I agree we have to be careful there. If fanotify / inotify is currently
usable with virtiofs, just missing events coming from host changes (which
are presumably rare for lots of setups), it is likely used by someone and
we should not regress it.

> I understand the desire to have existing inotify applications work out of
> the box to get remote notifications, but I have doubts if this goal is even
> worth pursuing. Considering that the existing known use case described in this
> thread is already using polling to identify changes to config files on the host,
> it could just as well be using a new API to get the job done.
> 
> If we had to plan an interface without considering existing applications,
> I think it would look something like:
> 
> #define FAN_MARK_INODE                                 0x00000000
> #define FAN_MARK_MOUNT                               0x00000010
> #define FAN_MARK_FILESYSTEM                      0x00000100
> #define FAN_MARK_REMOTE_INODE                0x00001000
> #define FAN_MARK_REMOTE_FILESYSTEM     0x00001100
> 
> Then, the application can choose to add a remote mark with a certain
> event mask and a local mark with a different event mask without any ambiguity.
> The remote events could be tagged with a flag (turn reserved member of
> fanotify_event_metadata into flags).
> 
> We have made a lot of effort to make fanotify a super set of inotify
> functionality removing old UAPI mistakes and baggage along the way,
> so I'd really hate to see us going down the path of ambiguous UAPI
> again.

So there's a question: Does application care whether the event comes from
local or remote side? I'd say generally no - a file change is simply a file
change and it does not matter who did it. Also again this API implies the
application has to be aware it runs on a filesystem that may generate
remote events to ask for them. But presumably knowledgeable app can always
ask for local & remote events and if that fails (fs does not support remote
events), ask only for local. That's not a big burden.

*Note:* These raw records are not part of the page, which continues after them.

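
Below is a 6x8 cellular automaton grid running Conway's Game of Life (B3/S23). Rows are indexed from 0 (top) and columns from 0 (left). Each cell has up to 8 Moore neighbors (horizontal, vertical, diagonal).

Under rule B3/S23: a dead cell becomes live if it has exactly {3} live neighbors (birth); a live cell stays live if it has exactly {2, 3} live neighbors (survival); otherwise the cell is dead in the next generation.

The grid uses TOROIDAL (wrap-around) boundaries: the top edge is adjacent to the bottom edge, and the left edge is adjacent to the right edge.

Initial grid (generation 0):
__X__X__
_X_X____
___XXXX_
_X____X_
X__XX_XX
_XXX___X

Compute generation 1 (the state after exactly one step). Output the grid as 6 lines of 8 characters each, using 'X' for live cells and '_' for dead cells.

Answer: X___X___
___X__X_
___XXXX_
X_X_____
___XXXX_
_X___X_X

Derivation:
Simulating step by step:
Generation 0 (given above): 19 live cells
Generation 1: 17 live cells
(generation 1 grid is the final answer)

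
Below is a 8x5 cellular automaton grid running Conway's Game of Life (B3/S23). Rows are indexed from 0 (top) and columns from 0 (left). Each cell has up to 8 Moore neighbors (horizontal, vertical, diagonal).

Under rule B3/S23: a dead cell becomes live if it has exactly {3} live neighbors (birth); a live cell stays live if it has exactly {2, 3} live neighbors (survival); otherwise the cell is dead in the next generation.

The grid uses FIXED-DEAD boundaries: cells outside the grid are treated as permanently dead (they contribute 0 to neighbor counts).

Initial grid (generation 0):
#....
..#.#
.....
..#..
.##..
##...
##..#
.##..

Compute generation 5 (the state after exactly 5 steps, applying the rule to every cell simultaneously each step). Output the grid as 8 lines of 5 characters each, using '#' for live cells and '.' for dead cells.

Answer: .....
..#..
.###.
##.##
.###.
..#..
.....
.....

Derivation:
Simulating step by step:
Generation 0 (given above): 13 live cells
Generation 1: 8 live cells
.....
.....
...#.
.##..
#.#..
.....
.....
###..
Generation 2: 7 live cells
.....
.....
..#..
.###.
..#..
.....
.#...
.#...
Generation 3: 8 live cells
.....
.....
.###.
.#.#.
.###.
.....
.....
.....
Generation 4: 8 live cells
.....
..#..
.#.#.
#...#
.#.#.
..#..
.....
.....
Generation 5: 12 live cells
(generation 5 grid is the final answer)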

The question is why would we make remote events explicit (and thus
complicate the API and usage) when generally apps cannot be bothered who
did the change. I suppose it makes implementation and some of the
consequences on the stream of events more obvious. Also it allows
functionality such as permission or mount events which are only local when
the server does not support them which could be useful for "mostly local"
filesystems. Hum...

> IMO, the work that Ioannis has already done to support remote
> notifications with virtiofsd is perfectly valid as a private functionality
> of virtiofs, just like cifs CIFS_IOC_NOTIFY.
> 
> If we want to go further and implement a "remote notification subsystem"
> then I think we should take other fs (e.g.cifs) into consideration and think
> about functionality beyond the plain remote watch and create an UAPI
> that can be used to extend the functionality further.

So I agree that if we go for "remote notification subsystem", then we
better consider cases like other FUSE filesystems, cifs, or NFS. I haven't
yet made up my mind whether we cannot somehow seamlessly incorporate remote
events into fsnotify because it seems to me they are identical to local
events from app point of view. But I agree that if we cannot find a way to
integrate remote events without many rough edges, then it is better to make
remote events explicit.

								Honza
-- 
Jan Kara <jack@xxxxxxxx>
SUSE Labs, CR